Friday, 6 Mar 2026

8 Year-End Tax Moves to Keep More Money Now (Under $120k)

Maximize Your Tax Savings Before December 31st

If you earn under $120,000 annually, you're leaving significant tax savings on the table without realizing it. After analyzing this tax professional's guidance, I've identified eight actionable strategies that align perfectly with IRS regulations. These methods aren't loopholes, they're intentional tax code provisions designed for middle-income earners. Implementing even one could save you hundreds or thousands this tax season.

Capitalize on 0% Long-Term Capital Gains

The IRS allows complete tax exemption on qualifying investment profits if your income falls below specific thresholds:

  • $60,000 for single filers
  • $80,000 for heads of household
  • $120,000 for married couples filing jointly

This applies only to assets held over one year before selling. The video correctly notes these figures include your standard deduction and adjust annually for inflation. What many overlook: You can strategically realize gains during low-income years. If your commissions dip or you take unpaid leave, that's the ideal time to sell appreciated stocks or crypto tax-free. Remember, this exemption covers federal taxes only. State taxes still apply, though seven states have no income tax.

Master Tax Loss Harvesting Techniques

Sell underperforming stocks by December 31st to offset taxable gains. This powerful strategy reduces your current year tax bill, but requires strict adherence to IRS wash sale rules. If you repurchase the same security within 30 days before or after selling, you forfeit the deduction.

Practical implementation tip:

  1. Identify losing positions in your portfolio
  2. Sell them by December 31
  3. Consider purchasing a similar (not identical) investment to maintain market exposure
  4. Wait 31 days before rebuying the original asset

Critical warning: Never let tax strategy override sound investment decisions. Only harvest losses from assets you'd sell anyway.
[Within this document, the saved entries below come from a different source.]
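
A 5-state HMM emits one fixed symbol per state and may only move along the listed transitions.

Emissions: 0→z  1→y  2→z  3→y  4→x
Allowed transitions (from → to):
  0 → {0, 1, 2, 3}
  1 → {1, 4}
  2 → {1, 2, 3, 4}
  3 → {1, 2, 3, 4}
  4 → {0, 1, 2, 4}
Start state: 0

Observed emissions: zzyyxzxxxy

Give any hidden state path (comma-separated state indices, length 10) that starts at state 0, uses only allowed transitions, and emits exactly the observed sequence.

0,2,1,1,4,2,4,4,4,1

  t0 'z' -> {0,2}, take 0 (start)
  t1 'z' -> {0,2}, take 2 (0->2 ok)
  t2 'y' -> {1,3}, take 1 (2->1 ok)
  t3 'y' -> {1,3}, take 1 (1->1 ok)
  t4 'x' -> {4}, take 4 (1->4 ok)
  t5 'z' -> {0,2}, take 2 (4->2 ok)
  t6 'x' -> {4}, take 4 (2->4 ok)
  t7 'x' -> {4}, take 4 (4->4 ok)
  t8 'x' -> {4}, take 4 (4->4 ok)
  t9 'y' -> {1,3}, take 1 (4->1 ok)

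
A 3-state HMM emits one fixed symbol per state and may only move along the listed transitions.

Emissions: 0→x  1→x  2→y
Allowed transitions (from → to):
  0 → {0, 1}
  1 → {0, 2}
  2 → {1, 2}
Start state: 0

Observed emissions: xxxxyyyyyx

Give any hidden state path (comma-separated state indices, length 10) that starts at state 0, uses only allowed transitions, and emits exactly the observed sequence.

0,0,0,1,2,2,2,2,2,1

  t0 'x' -> {0,1}, take 0 (start)
  t1 'x' -> {0,1}, take 0 (0->0 ok)
  t2 'x' -> {0,1}, take 0 (0->0 ok)
  t3 'x' -> {0,1}, take 1 (0->1 ok)
  t4 'y' -> {2}, take 2 (1->2 ok)
  t5 'y' -> {2}, take 2 (2->2 ok)
  t6 'y' -> {2}, take 2 (2->2 ok)
  t7 'y' -> {2}, take 2 (2->2 ok)
  t8 'y' -> {2}, take 2 (2->2 ok)
  t9 'x' -> {0,1}, take 1 (2->1 ok)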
Strategic Roth Conversions in Low-Income Years

Converting traditional retirement funds to Roth accounts during low-tax years creates permanent tax-free growth. If you're temporarily in the 10% or 12% bracket, paying conversion taxes now beats higher future rates. The video's example highlights why this works: A $10,000 conversion at 12% costs $1,200 today but saves thousands in future decades.

Three conversion scenarios to consider:

  1. Career gaps between jobs
  2. Semi-retirement with reduced income
  3. Years with significant business deductions

Education and Health Savings Opportunities

529 Plans offer state tax deductions in 34 states and tax-free growth for education expenses. You have until December 31 to contribute for current-year state benefits. Key considerations:

  • Funds can cover your own education, not just children's
  • California offers no deduction but still provides tax-free growth
  • Beneficiaries can be changed if original plans change

Health Savings Accounts (HSAs) deliver triple tax advantages: deductible contributions, tax-free growth, and tax-free withdrawals for medical expenses. Self-employed individuals have until April 15 to contribute, but W-2 employees must act through payroll deductions by December 31. The video's HSA analysis is accurate, but I'll add: Invest your HSA funds once you exceed your deductible amount for compounded tax-free growth.

Business Expense Timing and Retirement Planning

Self-employed individuals and gig workers should accelerate deductible expenses into the current tax year. Purchase necessary equipment, supplies, or prepay Q1 expenses before December 31. The transaction date determines deductibility, not payment date.

For Flexible Spending Accounts (FSAs), use remaining funds by December 31 or risk forfeiture. Most plans don't allow rollovers, though 47% offer a 2.5-month grace period according to EBRI research.

Traditional IRA contributions have an April 15 deadline, but earlier action compounds growth. The video correctly notes deduction limits phase out at certain incomes, but the 2023 contribution limit is $6,500 ($7,500 if 50+).

Action Plan and Resource Recommendations

Immediate Year-End Checklist

  1. Calculate capital gains exposure
  2. Harvest investment losses by December 31
  3. Accelerate business deductions
  4. Verify FSA balances
  5. Fund 529 plans for state deductions

Recommended Tools

  • Free IRS Publication 550 for investment tax rules
  • Vanguard's tax-loss harvesting calculator
  • Your state's 529 plan portal

Final Considerations

These strategies work best when your tax bracket remains stable year-to-year. The 0% capital gains provision is particularly valuable for middle-income investors building long-term wealth.

"When reviewing your portfolio, which tax-saving strategy seems most applicable to your situation? Share your implementation plan in the comments."